For major projects, the Planning Board holds a presubmission conference to begin the review process. During the conference, a sketch plan of the proposed project is reviewed to understand the ramifications of the proposal. This allows the applicant and Planning Board to work together to ensure that all engineering, design, and construction requirements are met.
Site plan approval
A site plan is a diagram that shows how proposed structures and buildings will relate to what already exists on the property. It must include each structure’s exact dimensions, and be drawn to scale. A licensed surveyor can help you prepare a site plan and ensure that it meets your local building department’s requirements.
In addition, the Planning Board requires a sketch plan conference to initially review the basic design concept and generally determine the applicability of the full site plan review and approval procedure to the intended project. Upon completion of the review, the Planning Board shall stamp and sign the site plan drawing, which will then be forwarded to the Zoning Enforcement Officer and the Building Inspector for consideration of a building permit or certificate of occupancy, respectively.
The time limits for submitting the site plan and applying for a building permit or certificate of occupancy may be extended for one year, with a written request to the Planning Board including a statement of justification for the requested extension.
Site plan amendment
If a developer wishes to make any substantial change in the layout or design of improvements that have been approved by the Central Planning Board, he must file an application for amendment. The applicant must also request a hearing before the Planning Board or Zoning Board of Adjustment.

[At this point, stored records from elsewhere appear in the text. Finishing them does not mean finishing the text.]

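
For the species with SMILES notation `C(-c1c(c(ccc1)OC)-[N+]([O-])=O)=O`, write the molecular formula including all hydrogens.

C8H7NO4

Heavy atoms from the SMILES: 8 C, 1 N, 4 O.
Implicit hydrogens by atom environment:
  3 × C (aromatic): 1 H each → 3
  3 × C (aromatic): no H
  3 × O: no H
  1 × C: 3 H
  1 × C: 1 H
  1 × N (charge +1): no H
  1 × O (charge -1): no H
  Total hydrogens = 7.
Molecular formula: C8H7NO4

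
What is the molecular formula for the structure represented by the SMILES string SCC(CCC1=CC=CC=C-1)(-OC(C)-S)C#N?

C13H17NOS2

Heavy atoms from the SMILES: 13 C, 1 N, 1 O, 2 S.
Implicit hydrogens by atom environment:
  5 × C (aromatic): 1 H each → 5
  3 × C: 2 H each → 6
  2 × C: no H
  2 × S: 1 H each → 2
  1 × C: 3 H
  1 × C: 1 H
  1 × C (aromatic): no H
  1 × N: no H
  1 × O: no H
  Total hydrogens = 17.
Molecular formula: C13H17NOS2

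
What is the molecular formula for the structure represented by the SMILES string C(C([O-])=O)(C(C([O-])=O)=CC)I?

Heavy atoms from the SMILES: 6 C, 1 I, 4 O.
Implicit hydrogens by atom environment:
  3 × C: no H
  2 × C: 1 H each → 2
  2 × O: no H
  2 × O (charge -1): no H
  1 × C: 3 H
  1 × I: no H
  Total hydrogens = 5.
Net charge -2.
Molecular formula: [C6H5IO4]2-

[C6H5IO4]2-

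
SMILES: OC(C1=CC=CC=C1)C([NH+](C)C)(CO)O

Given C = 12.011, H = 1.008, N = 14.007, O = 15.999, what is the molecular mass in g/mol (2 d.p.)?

212.27

Molecular formula: C11H18NO3+.
M = 11×12.011 + 18×1.008 + 1×14.007 + 3×15.999 = 212.27 g/mol.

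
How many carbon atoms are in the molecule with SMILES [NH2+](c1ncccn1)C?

The symbol for carbon appears 5 times in the SMILES. Lowercase c denotes aromatic carbon and counts toward C.

5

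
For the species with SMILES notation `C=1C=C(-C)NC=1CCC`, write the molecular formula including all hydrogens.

Heavy atoms from the SMILES: 8 C, 1 N.
Implicit hydrogens by atom environment:
  2 × C: 3 H each → 6
  2 × C: 2 H each → 4
  2 × C (aromatic): 1 H each → 2
  2 × C (aromatic): no H
  1 × N (aromatic): 1 H
  Total hydrogens = 13.
Molecular formula: C8H13N

C8H13N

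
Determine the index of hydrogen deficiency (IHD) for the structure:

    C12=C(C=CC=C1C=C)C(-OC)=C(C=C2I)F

Molecular formula from the SMILES: C13H10FIO.
DoU = (2C + 2 + N − H − X)/2 = (2·13 + 2 + 0 − 10 − 2)/2 = 16/2 = 8.
(Structurally: 2 ring(s) + 6 π bond(s) = 8.)

8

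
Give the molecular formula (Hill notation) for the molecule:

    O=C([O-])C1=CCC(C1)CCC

Heavy atoms from the SMILES: 9 C, 2 O.
Implicit hydrogens by atom environment:
  4 × C: 2 H each → 8
  2 × C: 1 H each → 2
  2 × C: no H
  1 × C: 3 H
  1 × O: no H
  1 × O (charge -1): no H
  Total hydrogens = 13.
Net charge -1.
Molecular formula: C9H13O2-

C9H13O2-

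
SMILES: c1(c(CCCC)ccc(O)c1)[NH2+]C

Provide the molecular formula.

C11H18NO+

Heavy atoms from the SMILES: 11 C, 1 N, 1 O.
Implicit hydrogens by atom environment:
  3 × C: 2 H each → 6
  3 × C (aromatic): 1 H each → 3
  3 × C (aromatic): no H
  2 × C: 3 H each → 6
  1 × N (charge +1): 2 H
  1 × O: 1 H
  Total hydrogens = 18.
Net charge +1.
Molecular formula: C11H18NO+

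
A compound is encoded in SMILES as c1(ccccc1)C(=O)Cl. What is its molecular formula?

Heavy atoms from the SMILES: 7 C, 1 Cl, 1 O.
Implicit hydrogens by atom environment:
  5 × C (aromatic): 1 H each → 5
  1 × C (aromatic): no H
  1 × C: no H
  1 × Cl: no H
  1 × O: no H
  Total hydrogens = 5.
Molecular formula: C7H5ClO

C7H5ClO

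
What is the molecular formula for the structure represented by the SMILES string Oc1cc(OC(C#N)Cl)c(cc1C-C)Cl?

Heavy atoms from the SMILES: 10 C, 2 Cl, 1 N, 2 O.
Implicit hydrogens by atom environment:
  4 × C (aromatic): no H
  2 × C (aromatic): 1 H each → 2
  2 × Cl: no H
  1 × C: 3 H
  1 × C: 2 H
  1 × C: 1 H
  1 × C: no H
  1 × N: no H
  1 × O: 1 H
  1 × O: no H
  Total hydrogens = 9.
Molecular formula: C10H9Cl2NO2

C10H9Cl2NO2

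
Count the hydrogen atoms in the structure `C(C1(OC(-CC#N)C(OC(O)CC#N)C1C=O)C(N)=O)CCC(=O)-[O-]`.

Hydrogens are implicit in SMILES; fill each atom to its normal valence:
  5 × C: 2 H each → 10
  5 × C: 1 H each → 5
  5 × C: no H
  5 × O: no H
  2 × N: no H
  1 × N: 2 H
  1 × O: 1 H
  1 × O (charge -1): no H
  Total hydrogens = 18.

18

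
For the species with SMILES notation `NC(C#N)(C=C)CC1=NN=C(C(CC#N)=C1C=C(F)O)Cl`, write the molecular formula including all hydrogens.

C13H11ClFN5O

Heavy atoms from the SMILES: 13 C, 1 Cl, 1 F, 5 N, 1 O.
Implicit hydrogens by atom environment:
  4 × C (aromatic): no H
  4 × C: no H
  3 × C: 2 H each → 6
  2 × C: 1 H each → 2
  2 × N (aromatic): no H
  2 × N: no H
  1 × Cl: no H
  1 × F: no H
  1 × N: 2 H
  1 × O: 1 H
  Total hydrogens = 11.
Molecular formula: C13H11ClFN5O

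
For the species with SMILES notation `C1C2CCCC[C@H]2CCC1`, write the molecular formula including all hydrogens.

Heavy atoms from the SMILES: 10 C.
Implicit hydrogens by atom environment:
  8 × C: 2 H each → 16
  2 × C: 1 H each → 2
  Total hydrogens = 18.
Molecular formula: C10H18

C10H18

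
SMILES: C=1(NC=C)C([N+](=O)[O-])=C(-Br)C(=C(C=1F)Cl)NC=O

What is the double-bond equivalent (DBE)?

Molecular formula from the SMILES: C9H6BrClFN3O3.
DoU = (2C + 2 + N − H − X)/2 = (2·9 + 2 + 3 − 6 − 3)/2 = 14/2 = 7.
(Structurally: 1 ring(s) + 6 π bond(s) = 7.)

7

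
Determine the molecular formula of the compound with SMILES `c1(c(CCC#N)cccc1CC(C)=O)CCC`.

Heavy atoms from the SMILES: 15 C, 1 N, 1 O.
Implicit hydrogens by atom environment:
  5 × C: 2 H each → 10
  3 × C (aromatic): 1 H each → 3
  3 × C (aromatic): no H
  2 × C: 3 H each → 6
  2 × C: no H
  1 × N: no H
  1 × O: no H
  Total hydrogens = 19.
Molecular formula: C15H19NO

C15H19NO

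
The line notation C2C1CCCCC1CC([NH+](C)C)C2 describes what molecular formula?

Heavy atoms from the SMILES: 12 C, 1 N.
Implicit hydrogens by atom environment:
  7 × C: 2 H each → 14
  3 × C: 1 H each → 3
  2 × C: 3 H each → 6
  1 × N (charge +1): 1 H
  Total hydrogens = 24.
Net charge +1.
Molecular formula: C12H24N+

C12H24N+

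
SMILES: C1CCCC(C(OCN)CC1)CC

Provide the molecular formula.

Heavy atoms from the SMILES: 11 C, 1 N, 1 O.
Implicit hydrogens by atom environment:
  8 × C: 2 H each → 16
  2 × C: 1 H each → 2
  1 × C: 3 H
  1 × N: 2 H
  1 × O: no H
  Total hydrogens = 23.
Molecular formula: C11H23NO

C11H23NO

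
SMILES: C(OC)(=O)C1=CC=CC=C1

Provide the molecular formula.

Heavy atoms from the SMILES: 8 C, 2 O.
Implicit hydrogens by atom environment:
  5 × C (aromatic): 1 H each → 5
  2 × O: no H
  1 × C: 3 H
  1 × C (aromatic): no H
  1 × C: no H
  Total hydrogens = 8.
Molecular formula: C8H8O2

C8H8O2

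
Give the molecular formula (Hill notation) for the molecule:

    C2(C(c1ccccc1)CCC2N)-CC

Heavy atoms from the SMILES: 13 C, 1 N.
Implicit hydrogens by atom environment:
  5 × C (aromatic): 1 H each → 5
  3 × C: 2 H each → 6
  3 × C: 1 H each → 3
  1 × C: 3 H
  1 × C (aromatic): no H
  1 × N: 2 H
  Total hydrogens = 19.
Molecular formula: C13H19N

C13H19N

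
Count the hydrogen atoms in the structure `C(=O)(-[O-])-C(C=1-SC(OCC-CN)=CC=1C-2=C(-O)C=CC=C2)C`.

Hydrogens are implicit in SMILES; fill each atom to its normal valence:
  5 × C (aromatic): 1 H each → 5
  5 × C (aromatic): no H
  3 × C: 2 H each → 6
  2 × O: no H
  1 × C: 3 H
  1 × C: 1 H
  1 × C: no H
  1 × N: 2 H
  1 × O: 1 H
  1 × O (charge -1): no H
  1 × S (aromatic): no H
  Total hydrogens = 18.

18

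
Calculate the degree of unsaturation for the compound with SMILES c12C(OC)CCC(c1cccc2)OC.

5

Molecular formula from the SMILES: C12H16O2.
DoU = (2C + 2 + N − H − X)/2 = (2·12 + 2 + 0 − 16 − 0)/2 = 10/2 = 5.
(Structurally: 2 ring(s) + 3 π bond(s) = 5.)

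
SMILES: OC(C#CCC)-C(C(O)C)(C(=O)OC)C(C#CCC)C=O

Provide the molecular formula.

C16H22O5

Heavy atoms from the SMILES: 16 C, 5 O.
Implicit hydrogens by atom environment:
  6 × C: no H
  4 × C: 3 H each → 12
  4 × C: 1 H each → 4
  3 × O: no H
  2 × C: 2 H each → 4
  2 × O: 1 H each → 2
  Total hydrogens = 22.
Molecular formula: C16H22O5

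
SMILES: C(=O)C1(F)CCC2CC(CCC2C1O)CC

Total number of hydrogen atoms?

Hydrogens are implicit in SMILES; fill each atom to its normal valence:
  6 × C: 2 H each → 12
  5 × C: 1 H each → 5
  1 × C: 3 H
  1 × C: no H
  1 × F: no H
  1 × O: 1 H
  1 × O: no H
  Total hydrogens = 21.

21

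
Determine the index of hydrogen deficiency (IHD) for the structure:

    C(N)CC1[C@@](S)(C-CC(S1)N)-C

1

Molecular formula from the SMILES: C8H18N2S2.
DoU = (2C + 2 + N − H − X)/2 = (2·8 + 2 + 2 − 18 − 0)/2 = 2/2 = 1.
(Structurally: 1 ring(s) + 0 π bond(s) = 1.)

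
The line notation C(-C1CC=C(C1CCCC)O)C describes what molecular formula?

Heavy atoms from the SMILES: 11 C, 1 O.
Implicit hydrogens by atom environment:
  5 × C: 2 H each → 10
  3 × C: 1 H each → 3
  2 × C: 3 H each → 6
  1 × C: no H
  1 × O: 1 H
  Total hydrogens = 20.
Molecular formula: C11H20O

C11H20O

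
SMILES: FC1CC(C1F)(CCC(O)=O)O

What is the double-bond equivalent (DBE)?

Molecular formula from the SMILES: C7H10F2O3.
DoU = (2C + 2 + N − H − X)/2 = (2·7 + 2 + 0 − 10 − 2)/2 = 4/2 = 2.
(Structurally: 1 ring(s) + 1 π bond(s) = 2.)

2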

The application must include a plan, a statement of the proposed use, and a description of the changes that would occur. Applicants should discuss the impact of these changes on traffic, noise levels and other concerns, and quantify those impacts where possible.
The application must also include a location/vicinity map at a scale of one inch equals 1,000 feet with north directional arrow, and a graphic scale of the street and right-of-way names. It must also include a map of the site with building footprints, land uses, fire hydrants and other items that need to be shown. In addition, the application must include an assessor’s parcel map at 8 1/2 inches x 11 inches with the project site outlined.